Apple blocked Facebook from spying on you, but when it wanted to build its own surveillance advertising empire, it switched iOS spying back on, gathering exactly the same data as Facebook had, but for its own sole use, and then lied about it
One of the clinical signs that someone is in a cult is that they are encouraged to isolate themselves from people who aren’t also in that cult:”

Or it could just be the least shitty of shitty options. Internationally, SMS is a costly train wreck anyway, so the only alternative is to just get a different messenger if you want to communicate with the United States. There was never a useful alternative. If Apple were to make a perfect messenger, then you’d probably bitch that they’re using their monopoly power to squeeze independent messengers. I like Signal. I would use it for everyone and drop Apple Messages, but some people are deep into the network effect. It’s hard enough keeping them from trying to contact me with Facebook Messenger or WhatsApp. Only Signal and Threema are quasi-independent of giant monopolies. And not nearly enough people are on that.

“The company claimed that there was some nonspecific way in which Beeper Mini weakened the security of Apple customers, though they offered no evidence in support of that claim. Remember, the gold standard for security claims is proof-of-concept code, not hand-waving.

The gold standard for proving that you are secure is not having software “based on a determined teenager’s code” FFS. Beeper was and is almost certainly leaky as shit. What makes you think Beeper’s code was secure? Literally no reason, other than if Apple says it is, they must be lying. Everything is leaky as shit. The answer to Apple should be: then make a version that isn’t leaky as shit. Even they probably won’t be able to do it (they’re leaking your contact information via AirDrop right now).

LLMs & AI

The digital equivalent of wearing a fake Chanel bag by Ryan Broderick (Substack)

The only real use case for AI art is flooding social media with a bunch of worthless garbage. And the only reason to do that is to advertise something or scam people.”

“[…] less than two years after DALL-E 2 launched to the public, ushering in a new age of AI, the content these tools produce has quickly gone from shiny new toy to visual shorthand for e-waste. They are basically a high-tech version of a Bitmoji.

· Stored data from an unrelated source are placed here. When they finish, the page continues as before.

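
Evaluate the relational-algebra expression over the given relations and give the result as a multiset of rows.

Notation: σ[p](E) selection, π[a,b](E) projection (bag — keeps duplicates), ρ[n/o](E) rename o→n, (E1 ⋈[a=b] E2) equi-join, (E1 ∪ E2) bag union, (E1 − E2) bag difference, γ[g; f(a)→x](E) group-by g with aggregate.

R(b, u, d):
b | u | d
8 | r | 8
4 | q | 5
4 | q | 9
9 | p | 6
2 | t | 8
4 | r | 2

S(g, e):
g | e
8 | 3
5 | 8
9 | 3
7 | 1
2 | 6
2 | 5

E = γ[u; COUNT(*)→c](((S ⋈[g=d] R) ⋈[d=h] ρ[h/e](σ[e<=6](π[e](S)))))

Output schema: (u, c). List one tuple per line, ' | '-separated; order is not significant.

Per-node cardinality:
  S → 6
  R → 6
  (S ⋈[g=d] R) → 6
  S → 6
  π[e](S) → 6
  σ[e<=6](π[e](S)) → 5
  ρ[h/e](σ[e<=6](π[e](S))) → 5
  ((S ⋈[g=d] R) ⋈[d=h] ρ[h/e](σ[e<=6](π[e](S)))) → 1
  γ[u; COUNT(*)→c](((S ⋈[g=d] R) ⋈[d=h] ρ[h/e](σ[e<=6](π[e](S))))) → 1

== RESULT ==
u | c
q | 1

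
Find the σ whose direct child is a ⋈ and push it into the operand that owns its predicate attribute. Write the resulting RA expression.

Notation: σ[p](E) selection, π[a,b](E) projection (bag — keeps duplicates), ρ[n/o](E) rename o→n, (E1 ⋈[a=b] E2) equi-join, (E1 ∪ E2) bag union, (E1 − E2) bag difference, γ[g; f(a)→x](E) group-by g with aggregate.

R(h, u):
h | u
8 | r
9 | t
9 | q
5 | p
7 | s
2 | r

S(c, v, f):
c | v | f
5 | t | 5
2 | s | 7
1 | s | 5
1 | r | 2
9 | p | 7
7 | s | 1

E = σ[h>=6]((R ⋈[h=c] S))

σ filters on h, owned by the left side.
E' = (σ[h>=6](R) ⋈[h=c] S)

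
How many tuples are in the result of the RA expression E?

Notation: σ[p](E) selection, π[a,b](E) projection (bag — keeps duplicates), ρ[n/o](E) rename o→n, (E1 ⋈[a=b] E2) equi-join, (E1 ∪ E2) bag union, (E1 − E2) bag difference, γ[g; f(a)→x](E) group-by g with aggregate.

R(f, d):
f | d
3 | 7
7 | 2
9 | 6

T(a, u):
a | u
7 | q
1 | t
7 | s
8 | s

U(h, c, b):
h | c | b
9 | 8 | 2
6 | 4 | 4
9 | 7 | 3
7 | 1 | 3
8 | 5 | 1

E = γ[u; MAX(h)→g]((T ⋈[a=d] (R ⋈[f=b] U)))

Per-node cardinality:
  T → 4
  R → 3
  U → 5
  (R ⋈[f=b] U) → 2
  (T ⋈[a=d] (R ⋈[f=b] U)) → 4
  γ[u; MAX(h)→g]((T ⋈[a=d] (R ⋈[f=b] U))) → 2

|E| = 2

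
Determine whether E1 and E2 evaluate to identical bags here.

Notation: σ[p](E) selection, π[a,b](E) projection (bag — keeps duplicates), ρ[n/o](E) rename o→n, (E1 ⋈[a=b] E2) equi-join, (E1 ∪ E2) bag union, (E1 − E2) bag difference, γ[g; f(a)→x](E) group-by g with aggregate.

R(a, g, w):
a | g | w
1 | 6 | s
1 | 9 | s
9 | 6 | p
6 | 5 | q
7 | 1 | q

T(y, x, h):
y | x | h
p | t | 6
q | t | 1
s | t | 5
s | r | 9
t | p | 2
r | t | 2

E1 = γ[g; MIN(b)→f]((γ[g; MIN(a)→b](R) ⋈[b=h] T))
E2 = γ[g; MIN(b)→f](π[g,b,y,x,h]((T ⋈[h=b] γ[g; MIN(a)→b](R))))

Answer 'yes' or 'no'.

E1 row counts bottom-up:
  R → 5
  γ[g; MIN(a)→b](R) → 4
  T → 6
  (γ[g; MIN(a)→b](R) ⋈[b=h] T) → 3
  γ[g; MIN(b)→f]((γ[g; MIN(a)→b](R) ⋈[b=h] T)) → 3
E2 row counts bottom-up:
  T → 6
  R → 5
  γ[g; MIN(a)→b](R) → 4
  (T ⋈[h=b] γ[g; MIN(a)→b](R)) → 3
  π[g,b,y,x,h]((T ⋈[h=b] γ[g; MIN(a)→b](R))) → 3
  γ[g; MIN(b)→f](π[g,b,y,x,h]((T ⋈[h=b] γ[g; MIN(a)→b](R)))) → 3

E1 and E2 produce the same multiset:
g | f
5 | 6
6 | 1
9 | 1

yes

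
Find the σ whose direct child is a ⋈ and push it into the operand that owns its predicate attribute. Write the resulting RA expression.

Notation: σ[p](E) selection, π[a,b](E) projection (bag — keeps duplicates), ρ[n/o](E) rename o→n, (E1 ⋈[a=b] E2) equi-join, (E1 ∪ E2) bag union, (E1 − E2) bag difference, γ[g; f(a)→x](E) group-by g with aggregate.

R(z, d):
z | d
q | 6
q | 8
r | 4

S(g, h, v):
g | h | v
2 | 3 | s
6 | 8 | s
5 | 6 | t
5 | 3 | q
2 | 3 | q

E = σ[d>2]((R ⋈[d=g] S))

σ filters on d, owned by the left side.
E' = (σ[d>2](R) ⋈[d=g] S)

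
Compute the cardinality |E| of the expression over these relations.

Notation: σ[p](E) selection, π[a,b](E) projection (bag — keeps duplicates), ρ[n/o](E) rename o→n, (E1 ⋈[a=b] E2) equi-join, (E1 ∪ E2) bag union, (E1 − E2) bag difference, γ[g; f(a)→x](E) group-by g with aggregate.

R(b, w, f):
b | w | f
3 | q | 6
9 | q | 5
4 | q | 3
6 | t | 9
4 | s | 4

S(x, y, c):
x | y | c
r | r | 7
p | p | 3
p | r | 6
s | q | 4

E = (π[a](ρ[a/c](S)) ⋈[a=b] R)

Stepwise |·|:
  S → 4
  ρ[a/c](S) → 4
  π[a](ρ[a/c](S)) → 4
  R → 5
  (π[a](ρ[a/c](S)) ⋈[a=b] R) → 4

|E| = 4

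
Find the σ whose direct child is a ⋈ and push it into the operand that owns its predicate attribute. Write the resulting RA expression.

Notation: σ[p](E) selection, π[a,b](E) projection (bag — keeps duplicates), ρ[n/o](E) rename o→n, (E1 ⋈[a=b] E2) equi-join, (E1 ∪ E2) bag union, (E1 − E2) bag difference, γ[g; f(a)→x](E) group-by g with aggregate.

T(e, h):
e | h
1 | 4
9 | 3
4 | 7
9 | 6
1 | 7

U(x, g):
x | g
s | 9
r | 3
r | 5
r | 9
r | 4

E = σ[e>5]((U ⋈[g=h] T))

σ filters on e, owned by the right side.
E' = (U ⋈[g=h] σ[e>5](T))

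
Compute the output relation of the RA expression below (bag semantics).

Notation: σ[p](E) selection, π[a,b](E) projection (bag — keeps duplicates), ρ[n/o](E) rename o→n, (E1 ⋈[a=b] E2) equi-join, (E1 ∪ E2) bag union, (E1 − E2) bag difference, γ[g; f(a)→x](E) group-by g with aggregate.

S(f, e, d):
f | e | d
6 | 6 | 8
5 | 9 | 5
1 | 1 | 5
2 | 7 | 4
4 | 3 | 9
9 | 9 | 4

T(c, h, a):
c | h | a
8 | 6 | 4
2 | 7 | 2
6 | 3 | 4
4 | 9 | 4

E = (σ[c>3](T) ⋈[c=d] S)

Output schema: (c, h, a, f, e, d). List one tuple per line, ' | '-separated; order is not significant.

Row counts bottom-up:
  T → 4
  σ[c>3](T) → 3
  S → 6
  (σ[c>3](T) ⋈[c=d] S) → 3

== RESULT ==
c | h | a | f | e | d
4 | 9 | 4 | 2 | 7 | 4
4 | 9 | 4 | 9 | 9 | 4
8 | 6 | 4 | 6 | 6 | 8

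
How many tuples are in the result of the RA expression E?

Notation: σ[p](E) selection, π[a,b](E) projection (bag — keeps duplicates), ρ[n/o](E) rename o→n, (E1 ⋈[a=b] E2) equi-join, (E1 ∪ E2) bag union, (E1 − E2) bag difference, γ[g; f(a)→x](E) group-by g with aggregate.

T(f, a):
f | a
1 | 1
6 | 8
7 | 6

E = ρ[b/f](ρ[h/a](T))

Row counts bottom-up:
  T → 3
  ρ[h/a](T) → 3
  ρ[b/f](ρ[h/a](T)) → 3

|E| = 3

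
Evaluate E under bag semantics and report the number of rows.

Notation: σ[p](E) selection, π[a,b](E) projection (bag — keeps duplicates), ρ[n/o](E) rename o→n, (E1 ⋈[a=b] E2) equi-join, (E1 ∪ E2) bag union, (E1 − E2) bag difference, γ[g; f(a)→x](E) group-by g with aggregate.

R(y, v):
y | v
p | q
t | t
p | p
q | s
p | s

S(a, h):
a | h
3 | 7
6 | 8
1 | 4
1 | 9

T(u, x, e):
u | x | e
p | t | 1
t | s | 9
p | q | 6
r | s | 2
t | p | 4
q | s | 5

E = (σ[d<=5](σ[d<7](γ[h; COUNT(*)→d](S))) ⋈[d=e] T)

Per-node cardinality:
  S → 4
  γ[h; COUNT(*)→d](S) → 4
  σ[d<7](γ[h; COUNT(*)→d](S)) → 4
  σ[d<=5](σ[d<7](γ[h; COUNT(*)→d](S))) → 4
  T → 6
  (σ[d<=5](σ[d<7](γ[h; COUNT(*)→d](S))) ⋈[d=e] T) → 4

|E| = 4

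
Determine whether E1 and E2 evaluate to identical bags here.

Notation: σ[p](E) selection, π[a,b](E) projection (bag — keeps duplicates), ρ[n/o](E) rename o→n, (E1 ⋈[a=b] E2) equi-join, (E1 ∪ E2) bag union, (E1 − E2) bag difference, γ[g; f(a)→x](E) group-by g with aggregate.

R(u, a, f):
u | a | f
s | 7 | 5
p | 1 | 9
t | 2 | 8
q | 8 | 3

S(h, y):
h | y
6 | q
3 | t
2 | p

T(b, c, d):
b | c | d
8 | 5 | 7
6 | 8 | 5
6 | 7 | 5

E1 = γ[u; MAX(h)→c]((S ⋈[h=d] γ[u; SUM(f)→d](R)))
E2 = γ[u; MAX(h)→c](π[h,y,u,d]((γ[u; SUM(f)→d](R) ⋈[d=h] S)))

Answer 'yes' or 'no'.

E1 subexpression sizes:
  S → 3
  R → 4
  γ[u; SUM(f)→d](R) → 4
  (S ⋈[h=d] γ[u; SUM(f)→d](R)) → 1
  γ[u; MAX(h)→c]((S ⋈[h=d] γ[u; SUM(f)→d](R))) → 1
E2 subexpression sizes:
  R → 4
  γ[u; SUM(f)→d](R) → 4
  S → 3
  (γ[u; SUM(f)→d](R) ⋈[d=h] S) → 1
  π[h,y,u,d]((γ[u; SUM(f)→d](R) ⋈[d=h] S)) → 1
  γ[u; MAX(h)→c](π[h,y,u,d]((γ[u; SUM(f)→d](R) ⋈[d=h] S))) → 1

E1 and E2 produce the same multiset:
u | c
q | 3

yes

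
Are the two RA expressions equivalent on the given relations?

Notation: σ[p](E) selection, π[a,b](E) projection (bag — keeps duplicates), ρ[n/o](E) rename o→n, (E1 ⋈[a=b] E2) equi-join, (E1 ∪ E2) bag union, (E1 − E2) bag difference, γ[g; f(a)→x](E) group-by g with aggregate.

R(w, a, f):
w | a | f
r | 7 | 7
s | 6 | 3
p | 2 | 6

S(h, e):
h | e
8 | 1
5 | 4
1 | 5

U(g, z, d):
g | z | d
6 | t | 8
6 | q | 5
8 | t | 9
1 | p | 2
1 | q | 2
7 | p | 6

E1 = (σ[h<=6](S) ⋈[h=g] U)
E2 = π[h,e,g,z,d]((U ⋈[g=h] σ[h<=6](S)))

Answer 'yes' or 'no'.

E1 row counts bottom-up:
  S → 3
  σ[h<=6](S) → 2
  U → 6
  (σ[h<=6](S) ⋈[h=g] U) → 2
E2 row counts bottom-up:
  U → 6
  S → 3
  σ[h<=6](S) → 2
  (U ⋈[g=h] σ[h<=6](S)) → 2
  π[h,e,g,z,d]((U ⋈[g=h] σ[h<=6](S))) → 2

E1 and E2 produce the same multiset:
h | e | g | z | d
1 | 5 | 1 | p | 2
1 | 5 | 1 | q | 2

yes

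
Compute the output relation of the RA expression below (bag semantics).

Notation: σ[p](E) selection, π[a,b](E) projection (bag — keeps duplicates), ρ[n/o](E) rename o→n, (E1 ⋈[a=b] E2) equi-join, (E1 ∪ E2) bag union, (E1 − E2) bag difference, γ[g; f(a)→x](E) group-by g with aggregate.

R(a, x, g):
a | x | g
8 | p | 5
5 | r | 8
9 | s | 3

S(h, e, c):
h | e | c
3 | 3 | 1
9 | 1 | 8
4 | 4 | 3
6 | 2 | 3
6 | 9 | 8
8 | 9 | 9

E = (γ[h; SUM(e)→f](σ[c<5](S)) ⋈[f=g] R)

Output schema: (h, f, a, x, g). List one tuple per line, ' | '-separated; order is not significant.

Per-node cardinality:
  S → 6
  σ[c<5](S) → 3
  γ[h; SUM(e)→f](σ[c<5](S)) → 3
  R → 3
  (γ[h; SUM(e)→f](σ[c<5](S)) ⋈[f=g] R) → 1

== RESULT ==
h | f | a | x | g
3 | 3 | 9 | s | 3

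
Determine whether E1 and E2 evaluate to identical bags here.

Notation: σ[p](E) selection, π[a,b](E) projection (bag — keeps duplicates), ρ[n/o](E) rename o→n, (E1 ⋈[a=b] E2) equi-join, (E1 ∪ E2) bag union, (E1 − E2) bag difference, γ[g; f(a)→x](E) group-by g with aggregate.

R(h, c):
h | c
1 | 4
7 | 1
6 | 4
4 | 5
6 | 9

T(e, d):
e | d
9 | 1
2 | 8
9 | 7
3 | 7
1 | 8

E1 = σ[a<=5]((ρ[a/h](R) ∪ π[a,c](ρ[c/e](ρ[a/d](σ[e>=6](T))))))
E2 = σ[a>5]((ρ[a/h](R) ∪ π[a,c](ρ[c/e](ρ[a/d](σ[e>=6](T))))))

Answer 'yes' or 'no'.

E1 subexpression sizes:
  R → 5
  ρ[a/h](R) → 5
  T → 5
  σ[e>=6](T) → 2
  ρ[a/d](σ[e>=6](T)) → 2
  ρ[c/e](ρ[a/d](σ[e>=6](T))) → 2
  π[a,c](ρ[c/e](ρ[a/d](σ[e>=6](T)))) → 2
  (ρ[a/h](R) ∪ π[a,c](ρ[c/e](ρ[a/d](σ[e>=6](T))))) → 7
  σ[a<=5]((ρ[a/h](R) ∪ π[a,c](ρ[c/e](ρ[a/d](σ[e>=6](T)))))) → 3
E2 subexpression sizes:
  R → 5
  ρ[a/h](R) → 5
  T → 5
  σ[e>=6](T) → 2
  ρ[a/d](σ[e>=6](T)) → 2
  ρ[c/e](ρ[a/d](σ[e>=6](T))) → 2
  π[a,c](ρ[c/e](ρ[a/d](σ[e>=6](T)))) → 2
  (ρ[a/h](R) ∪ π[a,c](ρ[c/e](ρ[a/d](σ[e>=6](T))))) → 7
  σ[a>5]((ρ[a/h](R) ∪ π[a,c](ρ[c/e](ρ[a/d](σ[e>=6](T)))))) → 4

E1 result:
a | c
1 | 4
1 | 9
4 | 5
E2 result:
a | c
6 | 4
6 | 9
7 | 1
7 | 9
Witness: (7, 9) appears 0× in E1 but 1× in E2.

no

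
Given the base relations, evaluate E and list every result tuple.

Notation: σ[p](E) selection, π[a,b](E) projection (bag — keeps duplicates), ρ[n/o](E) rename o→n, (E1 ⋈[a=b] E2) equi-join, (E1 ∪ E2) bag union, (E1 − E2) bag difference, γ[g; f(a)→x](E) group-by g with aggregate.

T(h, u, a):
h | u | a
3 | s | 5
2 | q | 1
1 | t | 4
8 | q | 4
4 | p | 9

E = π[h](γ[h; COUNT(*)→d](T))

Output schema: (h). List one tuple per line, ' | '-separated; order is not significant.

Row counts bottom-up:
  T → 5
  γ[h; COUNT(*)→d](T) → 5
  π[h](γ[h; COUNT(*)→d](T)) → 5

== RESULT ==
h
1
2
3
4
8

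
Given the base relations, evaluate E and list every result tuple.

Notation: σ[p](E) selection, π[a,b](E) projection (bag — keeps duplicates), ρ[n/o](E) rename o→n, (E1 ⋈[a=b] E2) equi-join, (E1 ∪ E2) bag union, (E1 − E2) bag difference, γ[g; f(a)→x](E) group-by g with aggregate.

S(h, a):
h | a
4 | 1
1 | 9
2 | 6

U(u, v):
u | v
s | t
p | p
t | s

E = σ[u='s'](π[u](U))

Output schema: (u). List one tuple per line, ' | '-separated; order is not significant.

Per-node cardinality:
  U → 3
  π[u](U) → 3
  σ[u='s'](π[u](U)) → 1

== RESULT ==
u
s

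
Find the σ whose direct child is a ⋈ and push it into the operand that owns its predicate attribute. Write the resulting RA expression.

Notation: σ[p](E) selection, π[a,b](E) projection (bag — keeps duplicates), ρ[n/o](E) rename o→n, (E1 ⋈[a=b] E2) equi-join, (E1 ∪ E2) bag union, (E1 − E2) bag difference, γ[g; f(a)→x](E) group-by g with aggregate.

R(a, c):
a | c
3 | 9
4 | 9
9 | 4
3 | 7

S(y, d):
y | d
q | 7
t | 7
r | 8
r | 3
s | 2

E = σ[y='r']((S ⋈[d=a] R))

σ filters on y, owned by the left side.
E' = (σ[y='r'](S) ⋈[d=a] R)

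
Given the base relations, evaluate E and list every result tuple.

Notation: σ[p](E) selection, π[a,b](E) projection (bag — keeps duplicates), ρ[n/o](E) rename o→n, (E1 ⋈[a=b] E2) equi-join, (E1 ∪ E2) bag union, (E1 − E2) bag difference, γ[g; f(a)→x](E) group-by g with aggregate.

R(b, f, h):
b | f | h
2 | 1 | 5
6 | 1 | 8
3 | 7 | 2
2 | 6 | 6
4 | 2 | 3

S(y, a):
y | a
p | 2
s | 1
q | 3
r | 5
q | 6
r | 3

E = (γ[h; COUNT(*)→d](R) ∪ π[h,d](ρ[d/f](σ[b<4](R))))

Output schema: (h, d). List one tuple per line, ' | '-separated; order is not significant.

Per-node cardinality:
  R → 5
  γ[h; COUNT(*)→d](R) → 5
  R → 5
  σ[b<4](R) → 3
  ρ[d/f](σ[b<4](R)) → 3
  π[h,d](ρ[d/f](σ[b<4](R))) → 3
  (γ[h; COUNT(*)→d](R) ∪ π[h,d](ρ[d/f](σ[b<4](R)))) → 8

== RESULT ==
h | d
2 | 1
2 | 7
3 | 1
5 | 1
5 | 1
6 | 1
6 | 6
8 | 1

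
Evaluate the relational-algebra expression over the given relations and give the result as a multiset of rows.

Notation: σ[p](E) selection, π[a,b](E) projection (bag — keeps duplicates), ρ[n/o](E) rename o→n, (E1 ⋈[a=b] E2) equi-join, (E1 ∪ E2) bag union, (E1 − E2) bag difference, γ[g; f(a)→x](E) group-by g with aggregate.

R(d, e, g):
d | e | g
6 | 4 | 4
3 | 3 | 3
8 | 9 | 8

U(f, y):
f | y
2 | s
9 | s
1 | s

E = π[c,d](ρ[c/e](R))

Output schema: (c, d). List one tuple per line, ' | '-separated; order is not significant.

Subexpression sizes:
  R → 3
  ρ[c/e](R) → 3
  π[c,d](ρ[c/e](R)) → 3

== RESULT ==
c | d
3 | 3
4 | 6
9 | 8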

“And even if company’s like Midjourney and OpenAI figure out the copyright issues, I’m not sure you can fix that.”

By “figure out”, you mean “avoid paying for licensed content, like everyone else has to.” Or do you mean “steal it, then see if anyone can make you give it back, or pay for it, or stop using it.”

Programming

How we reduced the cost of building Twitter at Twitter-scale by 100x by Nathan Marz on August, 2023 (Red Planet Labs)

“At its core Rama is a coherent set of abstractions for expressing backends end-to-end. All the intricacies of an application backend can be expressed in code that’s much closer to how you describe the application at a high level. Rama’s abstractions allow you to sidestep the mountains of complexity that blow up the cost of existing applications so much. So not only is Rama inherently scalable and fault-tolerant, it’s also far less work to build a backend with Rama than any other technology.


What is a hard error, and what makes it harder than an easy error? by Raymond Chen (The Old New Thing)

System Error

Cannot read from drive B:

Abort
Retry
Cancel
“The code to display these special “hard system modal errors” was carefully written so as to rely only on parts of the user interface code that were re-entrant. In fact, the only user interface code it uses is processing mouse and keyboard input. All of the graphics are drawn by asking GDI to draw directly to the frame buffer, and all of the dialog behaviors are handwritten. No application code was allowed to run while this message was being shown to the user.